This project focuses on predicting house prices using two different machine learning models: Random Forest Regressor and Linear Regression. The dataset used contains several features, such as lot size, number of bedrooms, bathrooms, stories, and the presence of a garage. These models are trained to predict the house prices based on these features, and their performances are compared using Mean Absolute Error (MAE) and visualized through error plots.
Below is a visual representation of the error distribution for both models:

The error distribution for the Random Forest model shows a tendency for larger prediction errors as the actual house prices increase. While the model performs reasonably well for lower to mid-range prices (approximately 20,000 to 80,000), it begins to over-predict significantly for more expensive properties. This indicates that the model is struggling to generalize well across the full spectrum of house prices. Overall, the Random Forest model appears to perform adequately for moderately priced homes but demonstrates limitations when handling outliers or high-end properties.
The Linear Regression model presents a different pattern of prediction errors. As the actual prices rise, the error does too. The model also consistently underestimates more expensive houses. While there is some clustering around zero error for mid-range prices (40,000 to 80,000), the errors become more evident at lower and higher ends of the price spectrum. This suggests that the Linear Regression model, being a simpler model, is underfitting the data. It seems to struggle to model the more complex relationships that may exists in the dataset. The model's high bias, especially in under-predicting expensive properties, makes it less effective than the Random Forest model for this specific dataset.

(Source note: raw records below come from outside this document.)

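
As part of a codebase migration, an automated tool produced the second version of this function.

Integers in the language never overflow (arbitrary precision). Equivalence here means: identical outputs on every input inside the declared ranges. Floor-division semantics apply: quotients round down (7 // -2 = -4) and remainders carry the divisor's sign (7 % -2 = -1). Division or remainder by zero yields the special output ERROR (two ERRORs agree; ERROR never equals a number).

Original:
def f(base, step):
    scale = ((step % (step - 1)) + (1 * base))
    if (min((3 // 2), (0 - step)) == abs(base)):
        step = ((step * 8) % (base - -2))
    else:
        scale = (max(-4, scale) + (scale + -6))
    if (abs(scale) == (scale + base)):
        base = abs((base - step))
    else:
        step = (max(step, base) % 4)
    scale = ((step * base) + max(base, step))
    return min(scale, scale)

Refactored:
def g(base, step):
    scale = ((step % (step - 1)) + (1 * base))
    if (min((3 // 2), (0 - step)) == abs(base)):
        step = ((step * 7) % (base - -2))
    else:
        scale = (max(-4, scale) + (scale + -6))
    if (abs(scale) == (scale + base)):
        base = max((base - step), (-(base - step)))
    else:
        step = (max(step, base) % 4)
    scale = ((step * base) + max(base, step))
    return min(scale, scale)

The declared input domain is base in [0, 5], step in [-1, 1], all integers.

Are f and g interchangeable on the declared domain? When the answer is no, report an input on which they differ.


These are not equivalent — on base=1, step=-1 the outputs split (2 vs 4).
f: scale := 0 | (min((3 // 2), (0 - step)) == abs(base)): true | step := 1 | (abs(scale) == (scale + base)): false | step := 1 | scale := 2 | result 2
g: scale := 0 | (min((3 // 2), (0 - step)) == abs(base)): true | step := 2 | (abs(scale) == (scale + base)): false | step := 2 | scale := 4 | result 4
verdict: not equivalent; witness: base=1, step=-1


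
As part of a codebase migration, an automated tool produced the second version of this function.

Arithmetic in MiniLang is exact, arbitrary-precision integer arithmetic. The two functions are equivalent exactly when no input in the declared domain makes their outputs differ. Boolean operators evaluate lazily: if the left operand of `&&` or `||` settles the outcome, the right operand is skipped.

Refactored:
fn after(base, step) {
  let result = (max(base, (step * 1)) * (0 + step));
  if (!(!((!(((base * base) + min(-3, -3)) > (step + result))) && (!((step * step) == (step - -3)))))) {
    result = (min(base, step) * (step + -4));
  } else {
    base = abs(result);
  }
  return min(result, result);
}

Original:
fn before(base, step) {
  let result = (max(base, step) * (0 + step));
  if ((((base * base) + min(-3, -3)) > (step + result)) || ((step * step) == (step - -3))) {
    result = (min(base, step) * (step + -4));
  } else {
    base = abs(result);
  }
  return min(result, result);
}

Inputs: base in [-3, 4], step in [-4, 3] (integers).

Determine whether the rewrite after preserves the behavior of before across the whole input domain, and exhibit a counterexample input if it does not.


Not equivalent: base=-3, step=-4 separates them (12 vs 32).
before: result becomes 12; next ((((base * base) + min(-3, -3)) > (step + result)) || ((step * step) == (step - -3))) evaluates to false; next base becomes 12; next final value 12
after: result becomes 12; next (!(!((!(((base * base) + min(-3, -3)) > (step + result))) && (!((step * step) == (step - -3)))))) evaluates to true; next result becomes 32; next final value 32
verdict: not equivalent; witness: base=-3, step=-4


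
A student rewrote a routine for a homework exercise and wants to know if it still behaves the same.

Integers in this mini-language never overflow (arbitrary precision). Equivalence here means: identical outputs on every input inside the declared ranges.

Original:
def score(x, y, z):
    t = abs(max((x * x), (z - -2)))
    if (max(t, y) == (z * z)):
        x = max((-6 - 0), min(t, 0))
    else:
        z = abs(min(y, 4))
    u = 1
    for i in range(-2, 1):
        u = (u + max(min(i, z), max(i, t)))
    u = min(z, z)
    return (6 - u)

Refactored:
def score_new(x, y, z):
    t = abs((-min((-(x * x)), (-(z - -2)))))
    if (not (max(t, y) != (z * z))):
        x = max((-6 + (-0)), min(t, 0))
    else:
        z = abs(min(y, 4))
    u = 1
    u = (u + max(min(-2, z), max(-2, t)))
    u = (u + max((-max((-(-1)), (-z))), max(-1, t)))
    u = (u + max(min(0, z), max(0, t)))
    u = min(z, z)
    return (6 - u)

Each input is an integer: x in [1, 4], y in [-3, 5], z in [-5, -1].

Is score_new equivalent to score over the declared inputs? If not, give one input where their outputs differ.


Reading the diff, among the changes: comparison usage differs, and boolean connective usage differs, and arithmetic usage differs, and min/max/abs usage differs, and local variable names differ, and constant usage differs, and loop structure differs, and statement counts differ.
Spot check at x=1, y=-3, z=-5 — score: t = 1; (max(t, y) == (z * z)) -> false; z = 3; u = 1; [i=-2]; u = 2; [i=-1]; u = 3; [i=0]; u = 4; u = 3; return 3. score_new: t = 1; (not (max(t, y) != (z * z))) -> false; z = 3; u = 1; u = 2; u = 3; u = 4; u = 3; return 3. Both give 3.
Across all 180 domain points the two functions coincide.
verdict: equivalent


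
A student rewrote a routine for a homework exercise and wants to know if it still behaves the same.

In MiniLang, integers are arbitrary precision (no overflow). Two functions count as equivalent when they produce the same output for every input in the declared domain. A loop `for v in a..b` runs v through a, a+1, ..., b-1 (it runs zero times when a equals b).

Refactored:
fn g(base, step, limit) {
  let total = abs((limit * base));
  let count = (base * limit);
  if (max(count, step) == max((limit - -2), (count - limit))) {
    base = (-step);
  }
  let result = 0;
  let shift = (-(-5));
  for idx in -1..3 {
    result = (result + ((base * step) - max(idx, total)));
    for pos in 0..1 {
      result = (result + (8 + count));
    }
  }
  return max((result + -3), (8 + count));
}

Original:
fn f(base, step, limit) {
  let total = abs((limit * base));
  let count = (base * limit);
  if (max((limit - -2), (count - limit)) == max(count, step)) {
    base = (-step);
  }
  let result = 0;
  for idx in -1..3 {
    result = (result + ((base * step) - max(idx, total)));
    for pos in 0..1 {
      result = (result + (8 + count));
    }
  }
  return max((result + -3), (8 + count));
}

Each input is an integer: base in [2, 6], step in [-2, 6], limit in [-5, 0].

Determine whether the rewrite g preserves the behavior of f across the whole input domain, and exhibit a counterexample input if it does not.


Beyond behavior-preserving changes, the revision adds an assignment to `shift` whose value nothing reads.
One worked example (base=6, step=-1, limit=-5) — f: total := 30 | count := -30 | (max((limit - -2), (count - limit)) == max(count, step)): false | result := 0 | iter idx=-1: | result := -36 | iter pos=0: | result := -58 | iter idx=0: | result := -94 | iter pos=0: | result := -116 | iter idx=1: | result := -152 | iter pos=0: | result := -174 | iter idx=2: | result := -210 | iter pos=0: | result := -232 | result -22; g: total := 30 | count := -30 | (max(count, step) == max((limit - -2), (count - limit))): false | result := 0 | shift := 5 | iter idx=-1: | result := -36 | iter pos=0: | result := -58 | iter idx=0: | result := -94 | iter pos=0: | result := -116 | iter idx=1: | result := -152 | iter pos=0: | result := -174 | iter idx=2: | result := -210 | iter pos=0: | result := -232 | result -22; agreement on -22.
Across all 270 domain points the two functions coincide.
verdict: equivalent


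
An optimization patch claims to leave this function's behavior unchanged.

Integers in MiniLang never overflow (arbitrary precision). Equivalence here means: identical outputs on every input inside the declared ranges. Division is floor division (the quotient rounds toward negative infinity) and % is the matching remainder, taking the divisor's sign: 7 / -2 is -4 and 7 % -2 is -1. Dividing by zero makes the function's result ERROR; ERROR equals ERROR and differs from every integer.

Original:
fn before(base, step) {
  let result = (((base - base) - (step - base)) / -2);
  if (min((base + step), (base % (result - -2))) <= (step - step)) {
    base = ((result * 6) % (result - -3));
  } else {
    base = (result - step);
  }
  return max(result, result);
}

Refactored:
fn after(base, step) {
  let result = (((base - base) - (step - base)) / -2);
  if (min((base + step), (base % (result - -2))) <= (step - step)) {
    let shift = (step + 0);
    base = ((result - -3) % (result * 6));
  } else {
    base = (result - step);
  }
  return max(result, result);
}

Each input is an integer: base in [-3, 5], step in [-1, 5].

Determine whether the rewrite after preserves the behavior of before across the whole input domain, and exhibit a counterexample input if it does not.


Take base=-2, step=-1.
before: result=0, then (min((base + step), (base % (result - -2))) <= (step - step)) is true, then base=0, then returns 0
after: result=0, then (min((base + step), (base % (result - -2))) <= (step - step)) is true, then shift=-1, then a zero divisor aborts: ERROR
0 and ERROR differ, so these are not the same function on this domain.
verdict: not equivalent; witness: base=-2, step=-1


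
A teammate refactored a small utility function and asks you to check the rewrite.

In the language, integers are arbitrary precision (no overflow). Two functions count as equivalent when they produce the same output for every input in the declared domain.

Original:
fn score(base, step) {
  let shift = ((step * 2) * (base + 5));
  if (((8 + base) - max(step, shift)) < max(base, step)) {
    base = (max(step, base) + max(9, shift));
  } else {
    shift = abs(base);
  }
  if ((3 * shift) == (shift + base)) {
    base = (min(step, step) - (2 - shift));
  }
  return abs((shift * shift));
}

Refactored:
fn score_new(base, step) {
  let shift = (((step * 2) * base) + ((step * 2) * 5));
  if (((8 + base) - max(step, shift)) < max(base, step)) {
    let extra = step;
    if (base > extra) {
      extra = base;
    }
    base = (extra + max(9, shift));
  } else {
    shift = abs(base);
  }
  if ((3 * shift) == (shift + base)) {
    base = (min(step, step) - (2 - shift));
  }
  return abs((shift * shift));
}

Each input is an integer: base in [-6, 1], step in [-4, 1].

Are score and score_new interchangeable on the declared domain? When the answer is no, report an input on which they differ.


Changes here: branching structure differs; arithmetic usage differs; constant usage differs; statement counts differ; comparison usage differs; local variable names differ; min/max/abs usage differs; the full 48-point sweep finds no disagreement.
verdict: equivalent


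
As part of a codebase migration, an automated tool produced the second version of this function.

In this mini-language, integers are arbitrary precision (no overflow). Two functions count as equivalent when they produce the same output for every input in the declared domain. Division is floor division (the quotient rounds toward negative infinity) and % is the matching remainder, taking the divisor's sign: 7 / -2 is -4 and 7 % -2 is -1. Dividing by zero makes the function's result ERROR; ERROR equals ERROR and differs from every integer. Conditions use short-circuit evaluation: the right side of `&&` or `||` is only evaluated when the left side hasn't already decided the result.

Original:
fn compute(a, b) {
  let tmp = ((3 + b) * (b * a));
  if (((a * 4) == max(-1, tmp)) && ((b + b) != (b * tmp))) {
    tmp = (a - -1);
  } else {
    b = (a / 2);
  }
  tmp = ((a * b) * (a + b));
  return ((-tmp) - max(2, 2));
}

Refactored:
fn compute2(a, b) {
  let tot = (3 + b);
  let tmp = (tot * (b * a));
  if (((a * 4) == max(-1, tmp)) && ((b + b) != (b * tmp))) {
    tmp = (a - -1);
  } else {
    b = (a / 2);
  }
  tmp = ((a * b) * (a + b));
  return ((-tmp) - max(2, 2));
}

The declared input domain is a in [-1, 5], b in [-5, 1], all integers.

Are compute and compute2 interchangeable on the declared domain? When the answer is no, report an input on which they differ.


The two are interchangeable: local variable names differ, statement counts differ, and every declared input agrees.
Tracing a=2, b=-2: compute: tmp=-4, then (((a * 4) == max(-1, tmp)) && ((b + b) != (b * tmp))) is false, then b=1, then tmp=6, then returns -8 | compute2: tot=1, then tmp=-4, then (((a * 4) == max(-1, tmp)) && ((b + b) != (b * tmp))) is false, then b=1, then tmp=6, then returns -8 — matching result -8.
Every one of the 49 inputs gives matching results.
verdict: equivalent


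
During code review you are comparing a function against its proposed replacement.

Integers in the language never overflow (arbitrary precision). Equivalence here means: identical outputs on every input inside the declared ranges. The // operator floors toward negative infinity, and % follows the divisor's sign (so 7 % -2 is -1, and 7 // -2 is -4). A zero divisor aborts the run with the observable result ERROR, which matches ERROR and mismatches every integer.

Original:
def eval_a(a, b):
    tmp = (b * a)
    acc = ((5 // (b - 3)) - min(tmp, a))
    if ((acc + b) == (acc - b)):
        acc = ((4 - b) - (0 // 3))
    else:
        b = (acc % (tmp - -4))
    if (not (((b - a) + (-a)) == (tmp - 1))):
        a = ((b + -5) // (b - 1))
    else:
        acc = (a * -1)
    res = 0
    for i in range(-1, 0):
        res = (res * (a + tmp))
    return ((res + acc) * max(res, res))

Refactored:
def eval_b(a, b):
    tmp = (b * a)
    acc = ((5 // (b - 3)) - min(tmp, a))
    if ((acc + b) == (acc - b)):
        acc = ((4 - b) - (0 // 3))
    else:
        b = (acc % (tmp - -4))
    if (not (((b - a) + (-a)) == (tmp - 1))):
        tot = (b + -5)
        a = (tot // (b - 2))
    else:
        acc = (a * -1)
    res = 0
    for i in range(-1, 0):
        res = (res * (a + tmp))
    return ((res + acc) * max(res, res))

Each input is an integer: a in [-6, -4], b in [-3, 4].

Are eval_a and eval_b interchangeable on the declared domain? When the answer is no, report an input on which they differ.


Take a=-4, b=-1.
eval_a: tmp=4, then acc=2, then ((acc + b) == (acc - b)) is false, then b=2, then (not (((b - a) + (-a)) == (tmp - 1))) is true, then a=-3, then res=0, then (i=-1), then res=0, then returns 0
eval_b: tmp=4, then acc=2, then ((acc + b) == (acc - b)) is false, then b=2, then (not (((b - a) + (-a)) == (tmp - 1))) is true, then tot=-3, then a zero divisor aborts: ERROR
0 != ERROR, so the rewrite changes behavior.
verdict: not equivalent; witness: a=-4, b=-1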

When comparing both models, it becomes clear that while both have shortcomings, the Random Forest model performs better for mid-range house prices. However, its tendency to overestimate the prices of higher-end properties contributes to its higher MAE. Despite the counterintuitive result that Linear Regression has a lower MAE, the scatter plots suggest that the Random Forest model generally captures more complexity in the data. Linear Regression consistently underestimates higher prices, pointing to its limitations in this scenario.
To improve the effectiveness of the models, strategies such as feature engineering, hyperparameter tuning for the Random Forest model, or exploring ensemble methods could be employed. Overall, the Random Forest model is more effective for predicting mid-range prices, but both models require adjustments to better handle the extremes, particularly high-value properties.
- Clone the repository and install the required libraries (Pandas, Scikit-learn, Matplotlib).
- Load the dataset (HousePrices.csv). This dataset is from Kaggle. Feel free to try with prices from other places.
- Run the script to train both models and display the error plots and MAE comparison.
- Analyze the output and visualizations to compare the model performance.
- Python 3.x
- Pandas
- Scikit-learn
- Matplotlib
pip install pandas scikit-learn matplotlib
Feel free to clone the repo and experiment with the models!